On ne peut pas dire que les indépendants, c’est la cinquième roue du carrosse.

 

1. Qu’avez-vous fait de totalement inédit durant cette période que vous n’auriez pas osé faire autrement ?

Je dirige une assurance, qui s’appelle Wemind, qui est une assurance spécialisée dans les indépendants. On intervient notamment sur la mutuelle, le maintien de revenus quand les gens sont malades et des assurances professionnelles. 

La première chose, c’est que en tant qu’acteur de la santé _ quand on est un assureur on intervient notamment sur les soins de santé _  dès le début de la crise on a été très mobilisés parce qu’on a informé les gens. Je suivais en janvier et en février l’évolution de l’épidémie en Chine, on documentait tout ce qu’il se passait pour pouvoir notamment informer les gens, puis à partir du moment où la France est passée en phase 2 puis en phase 3, on a travaillé exclusivement sur le COVID-19 chez Wemind. On avait donc beaucoup de questions par rapport à ça. Ça c’est le premier volet de mon activité, accompagner les gens dans la maladie. 

La deuxième chose, c’est que comme on s’adresse exclusivement à des indépendants, dès qu’il y a eu le confinement, on a compris que l’on n’était plus seulement dans une crise sanitaire mais dans une crise économique. Et pour les indépendants, une crise très violente, parce qu’une crise des revenus.

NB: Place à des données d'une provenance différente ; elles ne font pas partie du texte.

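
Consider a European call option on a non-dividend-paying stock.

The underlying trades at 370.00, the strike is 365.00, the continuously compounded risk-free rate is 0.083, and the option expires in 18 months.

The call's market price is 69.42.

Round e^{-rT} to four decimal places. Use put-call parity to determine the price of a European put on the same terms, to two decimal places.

21.68

e^(−rT) = e^(−0.083·1.5) = 0.8829
Put-call parity: C − P = S − K·e^(−rT) = 370 − 365·0.8829 = 370 − 322.2585 = 47.7415
P = C − (C − P) = 69.42 − (47.7415) = 21.6785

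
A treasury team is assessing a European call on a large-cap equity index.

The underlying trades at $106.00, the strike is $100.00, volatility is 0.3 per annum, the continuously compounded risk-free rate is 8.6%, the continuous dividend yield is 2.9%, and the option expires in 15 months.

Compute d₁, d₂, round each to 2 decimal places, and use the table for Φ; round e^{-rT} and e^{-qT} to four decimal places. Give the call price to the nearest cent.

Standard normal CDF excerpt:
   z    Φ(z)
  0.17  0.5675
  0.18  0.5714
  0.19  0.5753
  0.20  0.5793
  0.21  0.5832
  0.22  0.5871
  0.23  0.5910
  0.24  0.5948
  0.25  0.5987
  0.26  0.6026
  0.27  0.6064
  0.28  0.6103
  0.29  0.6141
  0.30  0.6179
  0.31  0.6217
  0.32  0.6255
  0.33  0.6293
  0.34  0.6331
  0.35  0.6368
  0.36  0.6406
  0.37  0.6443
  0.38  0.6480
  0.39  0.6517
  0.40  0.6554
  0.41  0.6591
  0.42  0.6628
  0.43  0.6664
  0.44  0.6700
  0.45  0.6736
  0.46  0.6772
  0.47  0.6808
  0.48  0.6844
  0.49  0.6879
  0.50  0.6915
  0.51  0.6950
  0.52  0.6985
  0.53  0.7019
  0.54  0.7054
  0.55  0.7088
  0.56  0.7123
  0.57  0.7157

T = 1.25;  σ√T = 0.3354
d₁ = [ln(106/100) + (0.086 − 0.029 + 0.3²/2)·1.25] / 0.3354 = [0.0583 + 0.1275] / 0.3354 = 0.5539 → 0.55
d₂ = d₁ − σ√T = 0.5539 − 0.3354 = 0.2184 → 0.22
exp(−qT) = exp(−0.029·1.25) = 0.9644;  exp(−rT) = exp(−0.086·1.25) = 0.8981
C = 106·0.9644·N(0.55) − 100·0.8981·N(0.22) = 106·0.9644·0.7088 − 100·0.8981·0.5871 = 72.4581 − 52.7275 = 19.7306

$19.73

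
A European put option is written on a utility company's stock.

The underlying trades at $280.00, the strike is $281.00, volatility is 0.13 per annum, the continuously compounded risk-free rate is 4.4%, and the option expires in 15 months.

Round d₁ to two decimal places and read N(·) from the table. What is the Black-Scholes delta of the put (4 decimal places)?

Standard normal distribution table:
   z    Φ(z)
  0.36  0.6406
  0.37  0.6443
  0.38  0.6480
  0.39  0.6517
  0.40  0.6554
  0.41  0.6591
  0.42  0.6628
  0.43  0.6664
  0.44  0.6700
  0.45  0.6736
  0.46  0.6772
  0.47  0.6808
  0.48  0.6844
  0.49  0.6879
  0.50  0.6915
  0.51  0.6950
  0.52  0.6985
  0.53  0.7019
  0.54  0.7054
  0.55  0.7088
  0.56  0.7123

-0.3336

σ√T = 0.13 × 1.1180 = 0.1453
ln(S/K) + (r + σ²/2)T = ln(280/281) + (0.044 + 0.13²/2)·1.25 = -0.0036 + 0.0656 = 0.0620
d₁ = 0.0620 / 0.1453 = 0.4266 ⇒ 0.43
N(d₁) = N(0.43) = 0.6664
Δ_put = N(d₁) − 1 = 0.6664 − 1 = -0.3336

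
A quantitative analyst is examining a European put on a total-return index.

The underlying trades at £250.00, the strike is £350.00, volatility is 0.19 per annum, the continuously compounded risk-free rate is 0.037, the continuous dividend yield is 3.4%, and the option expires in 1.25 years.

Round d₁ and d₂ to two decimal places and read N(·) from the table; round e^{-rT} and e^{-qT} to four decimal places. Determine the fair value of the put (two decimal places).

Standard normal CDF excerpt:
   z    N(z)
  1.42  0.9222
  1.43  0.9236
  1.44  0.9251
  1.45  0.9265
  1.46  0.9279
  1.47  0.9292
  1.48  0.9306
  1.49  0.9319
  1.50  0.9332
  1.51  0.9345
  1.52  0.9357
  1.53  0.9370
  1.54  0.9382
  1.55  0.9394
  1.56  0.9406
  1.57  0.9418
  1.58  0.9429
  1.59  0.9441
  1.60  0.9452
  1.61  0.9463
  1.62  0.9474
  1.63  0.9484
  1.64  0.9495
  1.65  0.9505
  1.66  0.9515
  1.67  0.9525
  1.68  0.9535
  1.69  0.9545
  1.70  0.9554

£95.98

T = 1.25;  σ√T = 0.2124
d₁ = [ln(250/350) + (0.037 − 0.034 + 0.19²/2)·1.25] / 0.2124 = [-0.3365 + 0.0263] / 0.2124 = -1.4601 ⇒ -1.46
d₂ = d₁ − σ√T = -1.4601 − 0.2124 = -1.6725 ⇒ -1.67
e^(−qT) = e^(−0.034·1.25) = 0.9584;  e^(−rT) = e^(−0.037·1.25) = 0.9548
N(−d₂) = N(1.67) = 0.9525;  N(−d₁) = N(1.46) = 0.9279
P = 350·0.9548·0.9525 − 250·0.9584·0.9279 = 318.3064 − 222.3248 = 95.9816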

J’ai été touché à deux titres par cette crise. La première, en tant qu’assureur santé et la deuxième parce que j’ai créé un syndicat d’indépendants qui s’appelle independant.co. Il a été créé un mois avant la crise, et sa mission générale c’est d’avoir une meilleure protection pour les indépendants, notamment au niveau des pouvoirs publics.

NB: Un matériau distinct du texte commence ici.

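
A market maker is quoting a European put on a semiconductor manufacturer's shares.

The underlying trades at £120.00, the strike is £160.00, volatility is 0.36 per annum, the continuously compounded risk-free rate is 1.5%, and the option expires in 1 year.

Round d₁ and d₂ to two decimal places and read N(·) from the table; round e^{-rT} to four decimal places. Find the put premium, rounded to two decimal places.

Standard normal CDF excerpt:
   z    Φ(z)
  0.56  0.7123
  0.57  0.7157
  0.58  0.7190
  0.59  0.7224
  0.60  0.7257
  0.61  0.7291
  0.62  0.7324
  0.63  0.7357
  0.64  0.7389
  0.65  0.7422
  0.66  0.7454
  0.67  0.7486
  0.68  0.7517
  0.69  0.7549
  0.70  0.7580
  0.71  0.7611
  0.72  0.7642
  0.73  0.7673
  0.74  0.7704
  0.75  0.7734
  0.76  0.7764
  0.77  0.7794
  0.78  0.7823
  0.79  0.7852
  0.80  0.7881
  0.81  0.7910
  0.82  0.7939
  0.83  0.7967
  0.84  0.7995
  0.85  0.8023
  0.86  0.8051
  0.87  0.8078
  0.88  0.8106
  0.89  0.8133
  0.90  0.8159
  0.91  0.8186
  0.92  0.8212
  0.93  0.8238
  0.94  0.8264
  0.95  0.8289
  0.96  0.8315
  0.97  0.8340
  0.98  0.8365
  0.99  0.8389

£43.97

σ√T = 0.36 × 1.0000 = 0.3600
d₁ = [ln(120/160) + (0.015 + 0.36²/2)·1] / 0.3600 = [-0.2877 + 0.0798] / 0.3600 = -0.5775 which rounds to -0.58
d₂ = d₁ − σ√T = -0.5775 − 0.3600 = -0.9375 which rounds to -0.94
e^(−rT) = e^(−0.015·1) = 0.9851
N(−d₂) = N(0.94) = 0.8264;  N(−d₁) = N(0.58) = 0.7190
P = 160·0.9851·0.8264 − 120·0.7190 = 130.2539 − 86.2800 = 43.9739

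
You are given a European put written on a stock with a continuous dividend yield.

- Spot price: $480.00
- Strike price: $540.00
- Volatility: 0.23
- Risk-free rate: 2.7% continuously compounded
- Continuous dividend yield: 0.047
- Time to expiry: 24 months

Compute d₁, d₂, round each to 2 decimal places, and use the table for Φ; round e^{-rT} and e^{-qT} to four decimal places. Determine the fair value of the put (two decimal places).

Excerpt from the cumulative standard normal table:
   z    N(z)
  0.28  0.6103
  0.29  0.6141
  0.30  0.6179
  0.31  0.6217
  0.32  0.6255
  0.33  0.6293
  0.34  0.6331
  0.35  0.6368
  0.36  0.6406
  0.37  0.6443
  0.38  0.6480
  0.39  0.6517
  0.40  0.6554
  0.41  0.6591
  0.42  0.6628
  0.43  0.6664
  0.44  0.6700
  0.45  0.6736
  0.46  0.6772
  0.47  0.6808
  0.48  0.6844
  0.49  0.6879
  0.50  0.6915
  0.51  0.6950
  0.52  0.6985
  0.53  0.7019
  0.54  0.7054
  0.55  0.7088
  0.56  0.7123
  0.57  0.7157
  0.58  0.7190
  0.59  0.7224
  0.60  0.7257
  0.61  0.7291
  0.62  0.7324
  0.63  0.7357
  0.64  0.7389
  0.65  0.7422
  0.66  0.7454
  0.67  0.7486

σ√T = 0.23 × 1.4142 = 0.3253
ln(S/K) + (r − q + σ²/2)T = ln(480/540) + (0.027 − 0.047 + 0.23²/2)·2 = -0.1178 + 0.0129 = -0.1049
d₁ = -0.1049 / 0.3253 = -0.3225 which rounds to -0.32
d₂ = d₁ − σ√T = -0.3225 − 0.3253 = -0.6477 which rounds to -0.65
e^(−qT) = e^(−0.047·2) = 0.9103;  e^(−rT) = e^(−0.027·2) = 0.9474
N(−d₂) = N(0.65) = 0.7422;  N(−d₁) = N(0.32) = 0.6255
P = 540·0.9474·0.7422 − 480·0.9103·0.6255 = 379.7066 − 273.3085 = 106.3981

$106.40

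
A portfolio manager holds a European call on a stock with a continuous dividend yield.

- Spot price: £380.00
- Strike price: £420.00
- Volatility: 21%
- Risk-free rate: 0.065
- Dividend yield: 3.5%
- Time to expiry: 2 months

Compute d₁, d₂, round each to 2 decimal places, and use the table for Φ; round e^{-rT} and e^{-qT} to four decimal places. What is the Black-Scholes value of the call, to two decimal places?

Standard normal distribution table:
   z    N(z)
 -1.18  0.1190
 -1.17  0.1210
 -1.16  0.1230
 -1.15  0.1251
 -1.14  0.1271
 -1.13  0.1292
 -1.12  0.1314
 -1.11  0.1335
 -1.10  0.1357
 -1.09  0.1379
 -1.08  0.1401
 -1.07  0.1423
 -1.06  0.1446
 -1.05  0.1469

T = 0.1667;  σ√T = 0.0857
ln(S/K) + (r − q + σ²/2)T = ln(380/420) + (0.065 − 0.035 + 0.21²/2)·0.1667 = -0.1001 + 0.0087 = -0.0914
d₁ = -0.0914 / 0.0857 = -1.0662 which rounds to -1.07
d₂ = d₁ − σ√T = -1.0662 − 0.0857 = -1.1519 which rounds to -1.15
exp(−qT) = exp(−0.035·0.1667) = 0.9942;  exp(−rT) = exp(−0.065·0.1667) = 0.9892
C = 380·0.9942·N(-1.07) − 420·0.9892·N(-1.15) = 380·0.9942·0.1423 − 420·0.9892·0.1251 = 53.7604 − 51.9745 = 1.7858

£1.79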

Avec les syndicats, ce que l’on s’est dit c’est que ce n’était pas possible que l’on nous explique que l’on allait aider que les hôtels, restaurants et les commerces qui ont été contraints de fermer. Parce qu’à côté de ça, on a plein de travailleurs dans le monde des services ; on a des développeurs, des consultants, des ostéopathes… Plein de gens qui qui se sont retrouvés avec rien du tout du jour au lendemain.

Il a fallu aller batailler pendant tout le mois de mars pour qu’on obtienne la généralisation des aides à tous les indépendants sans critère de secteur d’activité (pour que les aides ne soient pas sectorielles). On a donc fait plein d’actions, alerté les pouvoirs publics, on a fait une pétition en ligne, plein de choses qui n’étaient absolument pas prévues pour dire de prendre en compte cette population d’indépendants qui travaille énormément, qui contribue énormément à l’économie et qui n’a pas le bon filet de protection sociale.

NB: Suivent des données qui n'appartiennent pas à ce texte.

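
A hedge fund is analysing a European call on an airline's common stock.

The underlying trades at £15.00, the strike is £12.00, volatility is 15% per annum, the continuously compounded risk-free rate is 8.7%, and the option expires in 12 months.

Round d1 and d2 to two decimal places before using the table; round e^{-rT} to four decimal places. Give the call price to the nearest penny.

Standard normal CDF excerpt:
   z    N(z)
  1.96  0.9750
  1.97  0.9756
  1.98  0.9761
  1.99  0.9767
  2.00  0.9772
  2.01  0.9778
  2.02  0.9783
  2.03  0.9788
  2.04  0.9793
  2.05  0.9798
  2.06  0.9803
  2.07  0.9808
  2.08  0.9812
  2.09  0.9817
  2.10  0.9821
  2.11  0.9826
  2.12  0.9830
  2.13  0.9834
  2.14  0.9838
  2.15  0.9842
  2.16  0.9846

σ√T = 0.15 × 1.0000 = 0.1500
d₁ = [ln(15/12) + (0.087 + ½·0.15²)·1] / (σ√T) = (0.2231 + 0.0982) / 0.1500 = 2.1426 → 2.14
d₂ = 2.1426 − 0.1500 = 1.9926 → 1.99
e^(−rT) = e^(−0.087·1) = 0.9167
C = 15·N(2.14) − 12·0.9167·N(1.99) = 15·0.9838 − 12·0.9167·0.9767 = 14.7570 − 10.7441 = 4.0129

£4.01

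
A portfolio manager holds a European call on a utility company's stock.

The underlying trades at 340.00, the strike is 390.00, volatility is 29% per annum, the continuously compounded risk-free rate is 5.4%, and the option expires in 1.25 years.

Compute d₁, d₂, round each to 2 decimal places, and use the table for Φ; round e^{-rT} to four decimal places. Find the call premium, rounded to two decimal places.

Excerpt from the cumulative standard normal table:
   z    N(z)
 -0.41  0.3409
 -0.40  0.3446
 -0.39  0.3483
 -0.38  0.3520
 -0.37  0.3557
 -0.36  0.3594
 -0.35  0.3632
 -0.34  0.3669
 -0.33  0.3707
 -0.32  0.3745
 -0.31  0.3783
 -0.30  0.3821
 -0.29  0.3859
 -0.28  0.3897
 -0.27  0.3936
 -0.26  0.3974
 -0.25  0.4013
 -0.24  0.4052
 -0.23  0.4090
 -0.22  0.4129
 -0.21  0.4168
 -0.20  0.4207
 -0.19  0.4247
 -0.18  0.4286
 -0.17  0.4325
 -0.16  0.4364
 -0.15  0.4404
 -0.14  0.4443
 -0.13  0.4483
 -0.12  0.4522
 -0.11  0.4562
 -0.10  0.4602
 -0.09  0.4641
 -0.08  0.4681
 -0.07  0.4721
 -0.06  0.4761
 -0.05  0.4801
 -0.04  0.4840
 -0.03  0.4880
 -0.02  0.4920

T = 1.25;  σ√T = 0.3242
d₁ = [ln(340/390) + (0.054 + 0.29²/2)·1.25] / 0.3242 = [-0.1372 + 0.1201] / 0.3242 = -0.0529 → -0.05
d₂ = d₁ − σ√T = -0.0529 − 0.3242 = -0.3771 → -0.38
exp(−rT) = exp(−0.054·1.25) = 0.9347
N(d₁) = N(-0.05) = 0.4801;  N(d₂) = N(-0.38) = 0.3520
C = 340·0.4801 − 390·0.9347·0.3520 = 163.2340 − 128.3156 = 34.9184

34.92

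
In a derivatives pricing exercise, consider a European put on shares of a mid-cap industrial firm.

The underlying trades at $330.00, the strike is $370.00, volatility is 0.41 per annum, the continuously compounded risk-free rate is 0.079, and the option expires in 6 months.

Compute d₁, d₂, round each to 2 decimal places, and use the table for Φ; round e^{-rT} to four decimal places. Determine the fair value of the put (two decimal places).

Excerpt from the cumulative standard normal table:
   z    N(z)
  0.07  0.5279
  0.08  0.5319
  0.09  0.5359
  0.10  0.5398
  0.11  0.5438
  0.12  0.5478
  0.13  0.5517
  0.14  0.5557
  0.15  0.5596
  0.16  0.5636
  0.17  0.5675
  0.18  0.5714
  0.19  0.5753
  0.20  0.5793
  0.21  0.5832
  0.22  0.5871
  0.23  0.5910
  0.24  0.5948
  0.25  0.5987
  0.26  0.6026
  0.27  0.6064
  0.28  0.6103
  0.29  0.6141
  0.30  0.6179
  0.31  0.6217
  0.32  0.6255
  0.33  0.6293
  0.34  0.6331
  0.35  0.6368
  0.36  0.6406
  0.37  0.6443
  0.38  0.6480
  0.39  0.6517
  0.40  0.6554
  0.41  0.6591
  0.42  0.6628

σ√T = 0.41 × 0.7071 = 0.2899
d₁ = [ln(330/370) + (0.079 + 0.41²/2)·0.5] / 0.2899 = [-0.1144 + 0.0815] / 0.2899 = -0.1134 which rounds to -0.11
d₂ = d₁ − σ√T = -0.1134 − 0.2899 = -0.4033 which rounds to -0.40
e^(−rT) = e^(−0.079·0.5) = 0.9613
P = 370·0.9613·N(0.40) − 330·N(0.11) = 370·0.9613·0.6554 − 330·0.5438 = 233.1133 − 179.4540 = 53.6593

$53.66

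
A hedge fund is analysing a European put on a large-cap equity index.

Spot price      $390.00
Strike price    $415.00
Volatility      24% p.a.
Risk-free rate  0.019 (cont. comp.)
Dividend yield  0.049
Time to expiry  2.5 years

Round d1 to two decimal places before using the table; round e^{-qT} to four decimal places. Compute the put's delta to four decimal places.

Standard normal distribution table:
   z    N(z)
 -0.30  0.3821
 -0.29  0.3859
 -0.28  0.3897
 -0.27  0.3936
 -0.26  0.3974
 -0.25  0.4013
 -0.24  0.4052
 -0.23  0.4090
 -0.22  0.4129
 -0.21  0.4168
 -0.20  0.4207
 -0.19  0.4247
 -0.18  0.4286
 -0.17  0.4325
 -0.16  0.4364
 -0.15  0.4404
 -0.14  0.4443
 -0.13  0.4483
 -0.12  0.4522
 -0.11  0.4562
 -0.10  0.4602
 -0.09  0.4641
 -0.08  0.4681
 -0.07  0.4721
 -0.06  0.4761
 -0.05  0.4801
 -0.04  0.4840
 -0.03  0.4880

σ√T = 0.24 × 1.5811 = 0.3795
d₁ = [ln(390/415) + (0.019 − 0.049 + ½·0.24²)·2.5] / (σ√T) = (-0.0621 − 0.0030) / 0.3795 = -0.1716 ≈ -0.17
N(d₁) = N(-0.17) = 0.4325
Δ_put = e^(−qT)·(N(d₁) − 1) = 0.8847·(0.4325 − 1) = -0.5021

-0.5021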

Il y avait quand même des critères parfois assez sévères pour certaines personnes. Par exemple les gens qui venaient de créer leur activité, quand ils essayaient d’obtenir les aides du gouvernement, les calculs ne fonctionnaient pas parce qu’il n’y avait pas d’activité auparavant. Donc on a créé au niveau de Wemind un fonds de solidarité complémentaire, doté de 200 000 euros, pris sur les comptes de la mutuelle pour les personnes qui ne sont pas dans les clous ou pour qui les aides de l’Etat sont insuffisantes. 

Voilà à peu près ce qui a été mon quotidien pendant le confinement.

2. Quels changements avez-vous observés et qui pourraient s’installer durablement ?

Ce que j’observe sur mon activité au quotidien, c’est que le télétravail va être plus une réalité pour beaucoup de gens.

Typiquement, une des choses que l’on a fait pendant le confinement, c’est qu’on a décidé de ne plus avoir de locaux pour Wemind et tout fonctionne très bien à distance.

En plus on a de nouvelles personnes qui ont rejoint l’équipe et donc on a géré l’unboarding à distance. Je pense que l’on est tous aujourd’hui beaucoup plus à l’aise avec le fait de travailler à distance. Ça c’est pour la partie opérationnelle de la situation.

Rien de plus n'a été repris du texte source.